Alors ça y est. Après plusieurs semaines de tergiversation, la dissolution des Soulèvements de la Terre a été prononcée en Conseil des ministres ce mercredi matin. Le gouvernement, notamment le ministre de l’Intérieur Gérald Darmanin, lui reproche d’occasionner des violences lors de ses actions, qu’il qualifie d’« écoterrorristes ». Ce mouvement, dans la lumière notamment depuis les différentes manifestations d’opposition aux mégabassines (lire l’épisode 1, « Eau, rage et désespoir »), est à l’inverse soutenu par des dizaines de milliers de citoyens, par des intellectuels et des spécialistes du vivant et de ses crises (Corinne Morel Darleux, Christophe Bonneuil, Baptiste Morizot…) et par de nombreuses personnalités et groupes politiques de gauche et écologistes. Ces derniers le considèrent comme légitime et en phase avec les enjeux écologiques et sociaux de notre époque. De nombreux observateurs s’inquiètent donc de cette décision gouvernementale et dénoncent une dérive autoritaire, une atteinte aux libertés fondamentales (comme Amnesty International France) et une décision influencée par les lobbys agro-industriels.
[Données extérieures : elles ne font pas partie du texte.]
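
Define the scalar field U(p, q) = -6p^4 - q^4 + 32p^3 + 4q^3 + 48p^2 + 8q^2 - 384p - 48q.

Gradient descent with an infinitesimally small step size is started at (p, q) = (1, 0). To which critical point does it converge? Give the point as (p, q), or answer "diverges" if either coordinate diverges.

U is separable, so gradient descent decouples: p follows -∂U/∂p, q follows -∂U/∂q.
∂U/∂p = -24(p - 4)(p - 2)(p + 2); at p=1 this is -216, so p increases.
∂U/∂q = -4(q - 3)(q - 2)(q + 2); at q=0 this is -48, so q increases.
p converges to its nearest critical value 2 (a local min of the p-part); q converges to 2. The iterate converges to (2, 2).

(2, 2)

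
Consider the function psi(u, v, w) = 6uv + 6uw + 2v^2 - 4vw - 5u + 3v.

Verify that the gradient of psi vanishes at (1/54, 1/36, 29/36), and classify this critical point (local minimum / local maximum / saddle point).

∇psi = (6v + 6w - 5, 6u + 4v - 4w + 3, 6u - 4v); substituting (1/54, 1/36, 29/36) gives ∇psi = (0, 0, 0), so (1/54, 1/36, 29/36) is indeed a critical point.
The Hessian is constant: H = [[0, 6, 6], [6, 4, -4], [6, -4, 0]].
Leading principal minors: Δ₁ = 0, Δ₂ = -36, Δ₃ = -432.
The minors fit neither the all-positive nor the alternating-sign pattern, so H is indefinite: a saddle point.

saddle point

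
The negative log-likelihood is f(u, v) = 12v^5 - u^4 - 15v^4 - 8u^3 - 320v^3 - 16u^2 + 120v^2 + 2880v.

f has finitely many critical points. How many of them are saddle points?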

Dans ce contexte, nous avons interrogé l’auteur de BD et anthropologue Alessandro Pignocchi, coprésident de l’Association de défense des terres qui a pour projet d’être un « appui financier » des Soulèvements de la Terre. Cet ancien chercheur en sciences cognitives et en philosophie de l’art, élève et coauteur de la figure académique internationale et grand penseur du vivant Philippe Descola, est convaincu comme ce dernier que la façon dont on a défini le concept de « nature » dans le monde occidental est à la fois inopérante et nuisible. Cette position peut sembler très théorique mais nourrit beaucoup les débats actuels. Notre entretien n’évite pas une question cruciale : quelles violences sont légitimes dans un monde qui brûle ?
La ZAD de Notre-Dame-des-Landes, en Loire-Atlantique, lieu de naissance des Soulèvements de la Terre, est aussi un lieu marquant de votre trajectoire d’anthropologue et de militant politique. Qu’est-ce que ce territoire et ses luttes ont changé pour vous ?
Je suis de longue date sensibilisé à la question écologiste parce que je suis passionné d’oiseaux. Mais comme beaucoup de gens issus des classes relativement privilégiées, la question politique était assez abstraite pour moi. Aller sur la ZAD de Notre-Dame-des-Landes m’a procuré une espèce de choc de réalité.